Denkste. Offensichtlich hat man ob der ganzen Online-Euphorie eine Winzigkeit vergessen: die Kunden. Von 1000 Website-Besuchern tätigen an guten Tagen gerade mal 15 einen Abschluss, hat die Unternehmensberatung Bain & Company herausgefunden. Der große Rest läuft lieber in die Filiale. Reine Online-Banken gewinnen keine neuen Kunden, sondern jagen sich die wenigen, die sie haben, gegenseitig ab.

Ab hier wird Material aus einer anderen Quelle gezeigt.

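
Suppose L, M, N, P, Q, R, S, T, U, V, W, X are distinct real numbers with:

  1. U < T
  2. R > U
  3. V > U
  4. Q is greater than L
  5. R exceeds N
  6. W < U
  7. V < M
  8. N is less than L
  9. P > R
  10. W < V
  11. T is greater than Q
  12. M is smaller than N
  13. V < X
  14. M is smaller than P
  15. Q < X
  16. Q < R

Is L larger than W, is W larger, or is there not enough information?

L

The relevant relations are W < U; U < V; V < M; M < N; N < L.
Chaining these gives W < U < V < M < N < L.
So L is larger.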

Woran das liegt, hat die Branchenbibel Euromoney aufgedeckt: Eine der "20 Sünden des Internet-Banking" sei es, zu glauben, das Netz reiche als alleiniger Vertriebsweg aus. Im Klartext heißt das: Wer Aktien kauft, will nicht nur online handeln, sondern auch offline, in einer Filiale. Damit man dem netten Bankberater persönlich die Meinung sagen kann, wenn sein "todsicherer Tipp" daneben lag - und nicht zu Hause frustriert den PC anbrüllen muss. Der einstige Pionier des Online-Banking ist daher schon weiter: Charles Schwab, Marktführer in den Vereinigten Staaten, hat ein neues Geschäftsfeld entdeckt: Filialen. Mehr als 350 besitzt er, Tendenz steigend. Auch in Deutschland dürfte Schwab bald aktiv werden. Vielleicht in den Zweigstellen, die die Deutsche Bank geschlossen hat?